Competitive tendering can just as easily be used to improve service quality as it can be to bring down costs, although it does demand the development of acceptable quality metrics.

8. Develop contractual communities. Contracting for public services is about a great deal more than competition. Indeed, in many PPP contracts, the competition occurs over one or two years, while the collaboration must continue for twenty or thirty years.

Successful public sector contracting in the UK - in defence and the prison service - has led to the creation of contractual communities, where government customers are able to learn from their mistakes through repeat business, and contractors are concerned about their reputations because they expect to encounter the same customer again in the future.

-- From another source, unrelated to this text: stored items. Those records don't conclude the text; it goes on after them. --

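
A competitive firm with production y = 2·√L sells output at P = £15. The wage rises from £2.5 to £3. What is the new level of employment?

L* = 25

From P·MP_L = w with MP_L = L^(-1/2), the labor demand is L(w) = (15/w)^(2).
At w = 2.5: L = 36. At w = 3: L = 25.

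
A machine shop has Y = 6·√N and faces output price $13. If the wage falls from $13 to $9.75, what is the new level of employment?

From P·MP_N = w with MP_N = 3·N^(-1/2), the labor demand is N(w) = (39/w)^(2).
At w = 13: N = 9. At w = 9.75: N = 16.

N* = 16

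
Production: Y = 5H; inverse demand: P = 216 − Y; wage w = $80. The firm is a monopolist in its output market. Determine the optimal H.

Marginal revenue from the inverse demand is MR = 216 − 2Y.
The marginal product is MP_H = 5.
A monopolist hires until marginal revenue product equals the wage: MR·MP_H = w.
(216 − 10H)·5 = 80, so H = 20.

H* = 20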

There was a brief moment in the mid-1990s, when officials from Her Majesty's Treasury were studying the Australian market to understand what had been accomplished with public-private partnerships. Home-grown firms such as Macquarie Bank and former politicians and public officials were provided with an opportunity to play on the world stage.

Over the past decade, the British have done so much in this area that Australians now must learn from them. But there is no reason in principle why Australia could not once again become one of the world leaders in public-private partnerships and provide a whole new generation of public officials and private firms with an opportunity to succeed in the international environment.